Greg Mawer’s students at Memorial High School and Wiegman’s students at Oregon have both been able to respectfully discuss the historical drivers that led to the overturning of Roe v. Wade, the powers of the Supreme Court, and opinions on abortion.
“I think in an academic setting, students understand that there’s value in discussing and understanding,” Mawer said. “They recognize that coming into class and looking at things academically is very different than having a debate with someone you disagree with in a different setting.”
A hands-on simulation called PurpleState being used for research at UW-Madison’s School of Education aims to give students experience in dissecting political messaging and discourse.
“With schools we have the opportunity to combat some of the things that lead to polarization,” said Jeremy Stoddard, professor and director of the secondary teacher education program at UW, who created the tool.
In the simulation, students are shown different polling data and demographics that they then use to create political media campaigns for targeted audiences.
The goal is to help students be informed and aware of how political messages are formed and delivered, and make them more confident and engaged citizens, Stoddard said.
Teachers also have to adapt to a student’s environment when combatting political discourse.
Echo chambers are possible in communities that lean one way politically. Democratic voices may dominate classrooms in Madison, a largely blue area of the state. But in Kewaskum, in an area that leans Republican, the conservative voices may be louder.
Teachers listen to students’ opinions, making sure students with less popular beliefs or opinions can still safely share their thoughts.
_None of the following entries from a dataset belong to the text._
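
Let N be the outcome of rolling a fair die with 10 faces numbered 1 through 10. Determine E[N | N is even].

6

Given N is even, N is equally likely to be any of {2, 4, 6, 8, 10}.
E[N | N is even] = (2 + 4 + 6 + 8 + 10) / 5 = 6.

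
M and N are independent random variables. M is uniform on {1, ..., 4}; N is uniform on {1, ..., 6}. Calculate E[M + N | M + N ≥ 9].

28/3

Outcomes with M + N ≥ 9: (3,6), (4,5), (4,6), each with probability 1/24.
E[M + N | M + N ≥ 9] = (9 + 9 + 10) / 3 = 28/3.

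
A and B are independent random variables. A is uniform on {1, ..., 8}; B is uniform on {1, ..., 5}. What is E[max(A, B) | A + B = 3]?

2

Outcomes with A + B = 3: (1,2), (2,1), each with probability 1/40.
E[max(A, B) | A + B = 3] = (2 + 2) / 2 = 2.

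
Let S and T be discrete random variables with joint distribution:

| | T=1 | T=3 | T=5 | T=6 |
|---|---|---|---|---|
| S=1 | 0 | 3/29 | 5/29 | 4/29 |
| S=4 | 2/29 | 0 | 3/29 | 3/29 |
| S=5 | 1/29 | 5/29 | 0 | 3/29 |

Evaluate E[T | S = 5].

34/9

P(S = 5) = 9/29.
Σ T·P over the event = 1·(1/29) + 3·(5/29) + 6·(3/29) = 34/29.
E[T | S = 5] = (34/29) / (9/29) = 34/9.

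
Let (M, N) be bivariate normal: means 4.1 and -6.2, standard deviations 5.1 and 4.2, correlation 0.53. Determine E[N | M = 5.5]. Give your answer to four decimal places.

E[N | M=x] = μ_N + ρ(σ_N/σ_M)(x − μ_M) for jointly normal variables.
E[N | M=5.5] = -6.2 + (0.53)·(4.2/5.1)·(5.5 − (4.1)) = -6.2 + (0.43647)·(1.4) = -5.5889.

-5.5889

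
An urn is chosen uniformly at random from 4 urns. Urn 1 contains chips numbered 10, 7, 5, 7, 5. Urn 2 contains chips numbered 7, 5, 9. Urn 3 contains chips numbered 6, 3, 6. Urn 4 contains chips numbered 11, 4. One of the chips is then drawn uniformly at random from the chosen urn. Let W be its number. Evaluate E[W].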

And they make it a point to try to explain the arguments from other sides of issues.
“I think it’s important to set that stage because if otherwise they just believe that all conversations are like this everywhere, then that’s doing them a disservice,” Piwoni said.
There are of course perspectives that may be harmful to some students, said. “So you also have to set boundaries as well for students,” he said.
“The fact of the matter is that as much as we would love to all get together and live in absolute harmony at all times, students are going to meet people that they really strongly disagree with in life. And our job in education,” Mawer said, “has to be preparing for that eventuality.”
While the temperature may have dropped in the latest election, the political discourse that has settled in the country isn’t expected to go anywhere. So is teaching civil discourse in classrooms the way to solve it?
A positive result is that students are becoming more engaged. One student was able to convince her dad to vote, crediting the information she learned in Farner’s class. Other students have gone home and convinced their parents to delete Facebook or stop watching cable news, Stoddard said.
“I think that the kids have done a great job just being grounded in remembering that they have a voice, they’re going to have a voice, and their one vote means just as much as my one vote, as much as their neighbor’s vote,” Farner said. “And I think that’s powerful for them.”
There is also a “fatigue” among young people about how divisive things have become, Mawer said. “When you see the groups of people who are disagreeing so adamantly and sometimes very unreasonably, to me that reflects a worldview that is not of the generation that we’re dealing with right now in high school,” he said.
But teachers also recognize that the issue of political divisiveness is too big a challenge to tackle in the classroom alone.
“Maybe the hope is that the generation coming out of school will take a different approach,” Stoddard said. “But I think in the immediate effect, it’s a huge challenge I don’t see shifting any time soon.”